Девушка невольно оглядела свое простое, домашнее, светло-серое кимоно, и, поправив прическу, низко поклонившись, сказала: «Ваша светлость, простите, я не успела подготовиться…»
— Цветок сливы,
Девушка увидела красивого, невысокого, смуглого юношу в черном камзоле, что мыл руки в тазу и, едва слышно сказала: «Ваша светлость…»
— Совершенно нечего стесняться, — уверил ее даймё. «Хосе-сенсей врач, это его работа, а я, мой цветок сливы, побуду тут, — Масамунэ- сан указал на красивую, шелковую, расписанную цветами ширму, что стояла в углу комнаты.
— Но моя матушка… — пробормотала Марико-сан, — она же все рассказала вашей жене, ваша светлость. Вы же знаете..
— Я предпочитаю услышать это еще из уст врача, — коротко ответил даймё и зашел за ширму.
— Вы не бойтесь, пожалуйста, — ласково сказал Хосе, глядя на слезы в темных, миндалевидных глазах. «Я воспитанник отца Джованни, сейчас мы с вами тут быстро все закончим, и пойдем праздновать крещение вашего брата. Вы же много всего вкусного приготовили?»
— Много, — невольно улыбнулась девушка.
— Ну и славно, Вы вот так ложитесь, — Хосе указал на футон, — и приподнимите кимоно. Чуть-чуть.
«Бедная девочка, — невольно подумал он, вытирая руки. «Вы мне расскажите, — попросил Хосе, — что вы там такого на стол поставите, а то мне интересно. А я пока вас посмотрю.
Креветки будут?»
— Обязательно, — Марико взглянула на беленый, высокий потолок и поняла, что все еще улыбается.
Джованни приоткрыл перегородку и зашел в уже темную, освещаемую только луной, комнату. «Какая красная, — подумал он, — завтра, наверняка, ветер будет». Распятие висело в центре стены. Он опустился на колени, и, перебирая четки, подумал:
— Значит, жива Марта. Ну, слава Богу. И дети живы все были. Ах, Пьетро, Пьетро, вот и не увидимся мы с тобой, дай тебе Господь покой, введи тебя в сонм праведников. И брата твоего пусть примет к себе Бог, как сказано: «И возьму вас из народов, и соберу вас из всех стран, и приведу вас в землю вашу». Он перекрестился, и, опустив голову в руки, услышал сзади чье-то легкое дыхание.
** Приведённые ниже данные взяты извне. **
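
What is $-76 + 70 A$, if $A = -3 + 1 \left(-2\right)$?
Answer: $-426$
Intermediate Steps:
$A = -5$ ($A = -3 - 2 = -5$)
$-76 + 70 A = -76 + 70 \left(-5\right) = -76 - 350 = -426$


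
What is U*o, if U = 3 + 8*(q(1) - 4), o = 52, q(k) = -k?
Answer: -1924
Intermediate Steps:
U = -37 (U = 3 + 8*(-1*1 - 4) = 3 + 8*(-1 - 4) = 3 + 8*(-5) = 3 - 40 = -37)
U*o = -37*52 = -1924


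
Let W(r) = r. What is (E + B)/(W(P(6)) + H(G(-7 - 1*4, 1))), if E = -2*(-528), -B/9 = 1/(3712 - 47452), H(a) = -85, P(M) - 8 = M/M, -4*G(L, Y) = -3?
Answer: -5132161/369360 ≈ -13.895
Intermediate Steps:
G(L, Y) = ¾ (G(L, Y) = -¼*(-3) = ¾)
P(M) = 9 (P(M) = 8 + M/M = 8 + 1 = 9)
B = 1/4860 (B = -9/(3712 - 47452) = -9/(-43740) = -9*(-1/43740) = 1/4860 ≈ 0.00020576)
E = 1056
(E + B)/(W(P(6)) + H(G(-7 - 1*4, 1))) = (1056 + 1/4860)/(9 - 85) = (5132161/4860)/(-76) = (5132161/4860)*(-1/76) = -5132161/369360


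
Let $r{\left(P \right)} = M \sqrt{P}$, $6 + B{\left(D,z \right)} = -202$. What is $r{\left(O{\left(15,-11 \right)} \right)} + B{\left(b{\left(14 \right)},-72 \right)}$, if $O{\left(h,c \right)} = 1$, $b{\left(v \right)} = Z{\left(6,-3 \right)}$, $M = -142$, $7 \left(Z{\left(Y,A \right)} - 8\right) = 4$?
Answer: $-350$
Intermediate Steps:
$Z{\left(Y,A \right)} = \frac{60}{7}$ ($Z{\left(Y,A \right)} = 8 + \frac{1}{7} \cdot 4 = 8 + \frac{4}{7} = \frac{60}{7}$)
$b{\left(v \right)} = \frac{60}{7}$
$B{\left(D,z \right)} = -208$ ($B{\left(D,z \right)} = -6 - 202 = -208$)
$r{\left(P \right)} = - 142 \sqrt{P}$
$r{\left(O{\left(15,-11 \right)} \right)} + B{\left(b{\left(14 \right)},-72 \right)} = - 142 \sqrt{1} - 208 = \left(-142\right) 1 - 208 = -142 - 208 = -350$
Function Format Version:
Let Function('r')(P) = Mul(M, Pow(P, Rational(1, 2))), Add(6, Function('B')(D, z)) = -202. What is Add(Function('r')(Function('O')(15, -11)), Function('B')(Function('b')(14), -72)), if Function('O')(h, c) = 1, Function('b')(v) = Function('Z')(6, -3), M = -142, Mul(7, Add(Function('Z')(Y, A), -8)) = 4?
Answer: -350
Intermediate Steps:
Function('Z')(Y, A) = Rational(60, 7) (Function('Z')(Y, A) = Add(8, Mul(Rational(1, 7), 4)) = Add(8, Rational(4, 7)) = Rational(60, 7))
Function('b')(v) = Rational(60, 7)
Function('B')(D, z) = -208 (Function('B')(D, z) = Add(-6, -202) = -208)
Function('r')(P) = Mul(-142, Pow(P, Rational(1, 2)))
Add(Function('r')(Function('O')(15, -11)), Function('B')(Function('b')(14), -72)) = Add(Mul(-142, Pow(1, Rational(1, 2))), -208) = Add(Mul(-142, 1), -208) = Add(-142, -208) = -350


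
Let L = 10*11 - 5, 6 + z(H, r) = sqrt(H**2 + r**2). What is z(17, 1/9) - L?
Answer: -111 + sqrt(23410)/9 ≈ -94.000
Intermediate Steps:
z(H, r) = -6 + sqrt(H**2 + r**2)
L = 105 (L = 110 - 5 = 105)
z(17, 1/9) - L = (-6 + sqrt(17**2 + (1/9)**2)) - 1*105 = (-6 + sqrt(289 + (1/9)**2)) - 105 = (-6 + sqrt(289 + 1/81)) - 105 = (-6 + sqrt(23410/81)) - 105 = (-6 + sqrt(23410)/9) - 105 = -111 + sqrt(23410)/9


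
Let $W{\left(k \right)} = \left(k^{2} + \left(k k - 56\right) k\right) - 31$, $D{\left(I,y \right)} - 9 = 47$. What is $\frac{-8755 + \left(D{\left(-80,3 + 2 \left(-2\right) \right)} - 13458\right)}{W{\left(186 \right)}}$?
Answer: $- \frac{22157}{6459005} \approx -0.0034304$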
— Простите, сенсей, — испуганно пробормотала женщина, — я думала, тут никого нет. Я хотела немного побыть одна, подумать, тут так тихо, так спокойно…
— Это вы меня простите, — Джованни поднялся и, ласково посмотрев на женщину, добавил: «Я вас с крестин запомнил, Мияко-сан, да?»
— Она поклонилась и тихо ответила: «Я не думала, что вы меня увидели».
— Ну как вас можно не увидеть, — вздохнул Джованни, глядя на мягкие, темные, уложенные в простой пучок волосы, на чудно вырезанные, темно-красные губы. От нее пахло вишней — тонко, едва уловимо.